Le second tome doit porter sur les manuscrits germaniques datant du XVe au XVIIIe siècle, soit 180 pièces produites dans une région correspondant globalement à l’Allemagne, la Suisse et l’Autriche.

Comme la plupart des autres séries étrangères de manuscrits à peintures de la BnF, la collection germanique n’est pas le fruit d’une politique d’acquisition volontaire et concertée. C’est surtout à partir du XVIIe siècle que l’on commence à voir affluer ces manuscrits dans les collections royales, par divers canaux et de façon non préméditée. Un certain nombre d’entre eux sont entrés parmi les livres de Mazarin et de Colbert ou au hasard de ventes et donations au XVIIIe siècle.
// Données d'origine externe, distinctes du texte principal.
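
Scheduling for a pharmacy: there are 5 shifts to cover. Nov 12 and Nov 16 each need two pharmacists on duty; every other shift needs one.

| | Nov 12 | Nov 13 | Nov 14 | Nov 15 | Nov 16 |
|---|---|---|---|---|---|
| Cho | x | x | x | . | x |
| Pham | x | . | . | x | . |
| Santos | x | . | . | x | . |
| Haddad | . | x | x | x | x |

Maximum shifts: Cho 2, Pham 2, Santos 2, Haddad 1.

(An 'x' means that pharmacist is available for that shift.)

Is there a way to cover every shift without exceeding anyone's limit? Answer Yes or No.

No

Total capacity is 7 and 7 slots are needed, so capacity alone doesn't rule it out.
Shifts {Nov 13, Nov 14, Nov 16} need 4 worker-slots in total, but the pharmacists available for any of those shifts (Cho and Haddad) can supply at most 3 among them. So no valid schedule exists.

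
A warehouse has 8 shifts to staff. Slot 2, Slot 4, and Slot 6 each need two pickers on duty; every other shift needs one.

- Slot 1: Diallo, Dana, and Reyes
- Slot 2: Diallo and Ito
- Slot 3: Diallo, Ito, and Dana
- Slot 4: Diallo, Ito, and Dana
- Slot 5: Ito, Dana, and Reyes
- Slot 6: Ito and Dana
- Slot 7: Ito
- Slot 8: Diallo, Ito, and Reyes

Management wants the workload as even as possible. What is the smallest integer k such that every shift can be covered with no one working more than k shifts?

With 4 pickers and 11 worker-slots to fill, someone must work at least ⌈11/4⌉ = 3 shifts, so k ≥ 3.
k = 3 works: Slot 1→Diallo, Slot 2→Diallo+Ito, Slot 3→Dana, Slot 4→Diallo+Dana, Slot 5→Reyes, Slot 6→Ito+Dana, Slot 7→Ito, Slot 8→Reyes.
Loads: Diallo 3, Ito 3, Dana 3, Reyes 2 — all ≤ 3.

3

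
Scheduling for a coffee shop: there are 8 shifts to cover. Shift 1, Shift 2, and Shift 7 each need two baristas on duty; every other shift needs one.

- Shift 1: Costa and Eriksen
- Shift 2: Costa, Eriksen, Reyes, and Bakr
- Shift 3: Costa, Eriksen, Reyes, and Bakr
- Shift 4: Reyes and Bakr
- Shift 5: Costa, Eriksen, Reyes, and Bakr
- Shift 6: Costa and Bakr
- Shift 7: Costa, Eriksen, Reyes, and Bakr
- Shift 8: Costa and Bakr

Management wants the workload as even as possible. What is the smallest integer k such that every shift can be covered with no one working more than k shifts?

3

With 4 baristas and 11 worker-slots to fill, someone must work at least ⌈11/4⌉ = 3 shifts, so k ≥ 3.
k = 3 works: Shift 1→Costa+Eriksen, Shift 2→Reyes+Bakr, Shift 3→Eriksen, Shift 4→Reyes, Shift 5→Eriksen, Shift 6→Costa, Shift 7→Reyes+Bakr, Shift 8→Costa.
Loads: Costa 3, Eriksen 3, Reyes 3, Bakr 2 — all ≤ 3.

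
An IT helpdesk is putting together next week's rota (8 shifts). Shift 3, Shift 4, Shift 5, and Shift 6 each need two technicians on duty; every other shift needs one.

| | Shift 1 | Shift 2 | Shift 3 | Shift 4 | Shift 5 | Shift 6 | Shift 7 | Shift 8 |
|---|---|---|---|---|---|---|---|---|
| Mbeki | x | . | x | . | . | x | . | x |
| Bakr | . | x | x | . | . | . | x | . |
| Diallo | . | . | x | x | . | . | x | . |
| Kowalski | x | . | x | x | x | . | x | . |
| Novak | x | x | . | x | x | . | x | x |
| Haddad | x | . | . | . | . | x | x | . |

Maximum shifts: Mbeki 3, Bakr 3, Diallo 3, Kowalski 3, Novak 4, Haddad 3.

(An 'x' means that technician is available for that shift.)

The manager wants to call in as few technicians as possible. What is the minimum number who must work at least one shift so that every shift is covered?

4

12 slots to fill and no one can take more than 4, so at least ⌈12/4⌉ = 3 technicians are needed.
Any 3 technicians together have capacity at most 4+3+3 = 10 < 12 slots, so 3 can never suffice.
Mbeki, Kowalski, Novak, and Haddad alone can cover everything: Shift 1→Haddad, Shift 2→Novak, Shift 3→Mbeki+Kowalski, Shift 4→Kowalski+Novak, Shift 5→Kowalski+Novak, Shift 6→Mbeki+Haddad, Shift 7→Novak, Shift 8→Mbeki.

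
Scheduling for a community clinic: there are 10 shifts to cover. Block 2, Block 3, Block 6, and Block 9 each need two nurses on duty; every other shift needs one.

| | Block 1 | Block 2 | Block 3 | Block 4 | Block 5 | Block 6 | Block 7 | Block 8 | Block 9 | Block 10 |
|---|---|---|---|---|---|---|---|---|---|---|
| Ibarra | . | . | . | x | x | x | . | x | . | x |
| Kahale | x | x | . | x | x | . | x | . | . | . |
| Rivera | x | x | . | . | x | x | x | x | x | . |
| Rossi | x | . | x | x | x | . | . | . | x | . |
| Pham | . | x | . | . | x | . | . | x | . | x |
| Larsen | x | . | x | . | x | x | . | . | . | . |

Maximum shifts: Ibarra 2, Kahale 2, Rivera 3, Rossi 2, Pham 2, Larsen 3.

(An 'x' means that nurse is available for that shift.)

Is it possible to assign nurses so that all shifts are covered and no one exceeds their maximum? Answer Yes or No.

Yes

Block 3 can only be covered by Rossi and Larsen, so that assignment is forced.
Block 9 can only be covered by Rivera and Rossi, so that assignment is forced.
One valid schedule: Block 1→Larsen, Block 2→Kahale+Rivera, Block 3→Rossi+Larsen, Block 4→Ibarra, Block 5→Pham, Block 6→Rivera+Larsen, Block 7→Kahale, Block 8→Pham, Block 9→Rivera+Rossi, Block 10→Ibarra.
Loads: Ibarra 2/2, Kahale 2/2, Rivera 3/3, Rossi 2/2, Pham 2/2, Larsen 3/3 — all within limits.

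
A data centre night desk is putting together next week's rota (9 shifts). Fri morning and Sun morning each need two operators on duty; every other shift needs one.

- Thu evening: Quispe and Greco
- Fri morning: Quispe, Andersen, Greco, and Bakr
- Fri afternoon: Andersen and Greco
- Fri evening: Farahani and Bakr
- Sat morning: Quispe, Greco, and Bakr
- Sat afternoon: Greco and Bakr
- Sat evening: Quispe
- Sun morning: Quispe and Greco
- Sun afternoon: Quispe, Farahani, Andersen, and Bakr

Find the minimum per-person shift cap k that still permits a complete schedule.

3

With 5 operators and 11 worker-slots to fill, someone must work at least ⌈11/5⌉ = 3 shifts, so k ≥ 3.
k = 3 works: Thu evening→Quispe, Fri morning→Andersen+Bakr, Fri afternoon→Andersen, Fri evening→Farahani, Sat morning→Greco, Sat afternoon→Greco, Sat evening→Quispe, Sun morning→Quispe+Greco, Sun afternoon→Farahani.
Loads: Quispe 3, Farahani 2, Andersen 2, Greco 3, Bakr 1 — all ≤ 3.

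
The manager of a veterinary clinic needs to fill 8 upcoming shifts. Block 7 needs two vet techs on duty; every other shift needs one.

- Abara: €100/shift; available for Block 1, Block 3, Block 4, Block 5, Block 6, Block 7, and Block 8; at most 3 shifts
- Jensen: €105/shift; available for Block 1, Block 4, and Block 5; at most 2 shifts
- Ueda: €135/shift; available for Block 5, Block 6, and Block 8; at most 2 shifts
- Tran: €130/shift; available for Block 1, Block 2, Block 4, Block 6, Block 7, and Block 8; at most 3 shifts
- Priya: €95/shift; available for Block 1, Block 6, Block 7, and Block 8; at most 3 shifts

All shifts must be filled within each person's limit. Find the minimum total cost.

€925

Block 2 can only be covered by Tran, so that assignment is forced.
Block 3 can only be covered by Abara, so that assignment is forced.
Picking the cheapest available vet tech for each shift independently would cost €910, but that ignores the shift limits.
An optimal schedule: Block 1→Jensen, Block 2→Tran, Block 3→Abara, Block 4→Abara, Block 5→Jensen, Block 6→Priya, Block 7→Priya+Abara, Block 8→Priya.
Total: 105 + 130 + 100 + 100 + 105 + 95 + 95 + 100 + 95 = €925.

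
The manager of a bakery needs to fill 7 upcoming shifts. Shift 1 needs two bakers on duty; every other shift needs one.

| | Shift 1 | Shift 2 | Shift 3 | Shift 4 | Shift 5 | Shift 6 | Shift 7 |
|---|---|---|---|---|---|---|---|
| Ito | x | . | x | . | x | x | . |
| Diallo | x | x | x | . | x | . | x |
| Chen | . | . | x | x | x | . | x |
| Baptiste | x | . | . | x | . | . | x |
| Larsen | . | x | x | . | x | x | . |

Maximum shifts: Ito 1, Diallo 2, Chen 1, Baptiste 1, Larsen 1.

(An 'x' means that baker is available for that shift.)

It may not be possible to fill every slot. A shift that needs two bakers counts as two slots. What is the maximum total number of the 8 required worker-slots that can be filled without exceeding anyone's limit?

Total capacity across all bakers is 1+2+1+1+1 = 6, and 8 slots are needed, so at most 6 can be filled.
An assignment achieving 6: Shift 1→Diallo+Baptiste, Shift 2→Diallo, Shift 3→Larsen, Shift 4→Chen, Shift 6→Ito.
Loads: Ito 1/1, Diallo 2/2, Chen 1/1, Baptiste 1/1, Larsen 1/1.

6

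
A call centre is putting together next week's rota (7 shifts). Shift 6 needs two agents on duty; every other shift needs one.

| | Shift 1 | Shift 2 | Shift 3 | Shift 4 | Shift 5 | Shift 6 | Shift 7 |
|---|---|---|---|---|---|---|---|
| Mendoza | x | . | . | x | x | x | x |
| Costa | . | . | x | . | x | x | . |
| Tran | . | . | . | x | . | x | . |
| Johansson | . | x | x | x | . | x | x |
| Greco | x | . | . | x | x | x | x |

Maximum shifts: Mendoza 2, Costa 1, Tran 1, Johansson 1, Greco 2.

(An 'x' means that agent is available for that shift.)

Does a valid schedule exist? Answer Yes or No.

No

Total capacity is 2+1+1+1+2 = 7 but 8 worker-slots are needed — infeasible.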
Il faut attendre les prélèvements de la Révolution dans les bibliothèques rhénanes pour voir émerger un ensemble structuré.

Couvrant quatre siècles, la partie de la collection datant de la fin du Moyen-Âge au XVIIIe siècle se distingue donc par son extrême variété, intéressant les domaines de recherche les plus divers : chroniques, recueils de costumes, traités d’astrologie, d’alchimie, d’art militaire, recueils de chartes ou recettes de médecines côtoient les bibles, vies de saints et autres livres de dévotion. La palette des formes picturales est tout aussi riche, depuis la miniature jusqu’au schéma technique en passant par le dessin aquarellé, très populaire dans cette région. Plusieurs pièces exceptionnelles sont déjà honorées d’une bibliographie importante, parfois à destination d’un public élargi. Par exemple, le manuscrit Allemand 34, une Vie de sainte Catherine réalisée au XVe siècle dans la région du Rhin supérieur, a fait l’objet d’un numéro d’Art de l’enluminure en 2004-2005. Ce manuscrit, le plus illustré des vies de la sainte réalisées moins de deux siècles après sa mort, offre un cycle iconographique rare, parfois audacieux. Deux autres œuvres remarquables, un Tacuinum sanitatis copié au XVe siècle (ms. Latin 9333) et un traité d’alchimie du XVIe siècle, le Splendor Solis (ms. Allemand 113), ont fait quant à eux l’objet de luxueux fac-similés en 2007 et 2009, assortis de commentaires signés par Eberhard König et Alejandro Garcia Aviles.

L’enjeu scientifique d’un catalogue raisonné est donc double : offrir une synthèse des recherches et monographies publiées sur les manuscrits les plus célèbres, et donner à voir les manuscrits secondaires, dont la connaissance est indispensable pour appréhender une production régionale dans sa diversité.